Users can always install there own packages and use something like modules.sf.net or lmod ( https://www.tacc.utexas.edu/research-development/tacc-projects/lmod ) to control their environment. Often this is provided by the site, and users can create private modules so they don’t have to setup everything from scratch.

To wrap everything in a conda like environment and get modules you can use something like spack ( https://spack.readthedocs.io/en/latest/ ) Look at how I used it to bootstrap an environment quickly to do some cloud bench-marking to get an idea to get started (update to your own spack or master tree) https://github.com/brockpalen/benchmark/blob/master/setup.sh

Spack will then setup most things for you, and then you just need to source the setup-env.sh to get everything going again.

1 Like

#8

It’s not quite what you’re asking for, but you can give a non-root user access to Docker and users can then use Docker to install whatever packages are desired. A Berkeley data science class that I worked with has students install Jupyter to provide a Python environment. Then whatever packages are needed can be installed safely in the container.

0 Likes

#9

Spack.

Spack is so great that when I found out about it I teared up.

For the installer: get the code from github, source a script, type ‘spack install package’. To use, ‘spack load package’.

All installs are self-contained, so if you upgrade the HDF5 it won’t break the IOAPI, NetCDF, CMAQ - whatever - in some other install.

It has all the major bioinformatics packages including all the dependencies in the snp-pipeline (just an example of something with like 12 dependencies.)
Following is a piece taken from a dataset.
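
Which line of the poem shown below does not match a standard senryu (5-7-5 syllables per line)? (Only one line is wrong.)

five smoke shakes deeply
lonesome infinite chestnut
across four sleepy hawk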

You can do permutations of libraries and compilers, although using something other than gcc is less magical. I also had a problem with something that needed a gcc higher than our system gcc.

You should modify the config files to use system openssl This is easy.

0 Likes

#10

You can give a “non-root user” access to run Docker, but that user can easily become root from within that container, as well as control a root running daemon process which lacks a reasonable control plane to manage security ACLs,… this may open up security concerns on many shared systems.

1 Like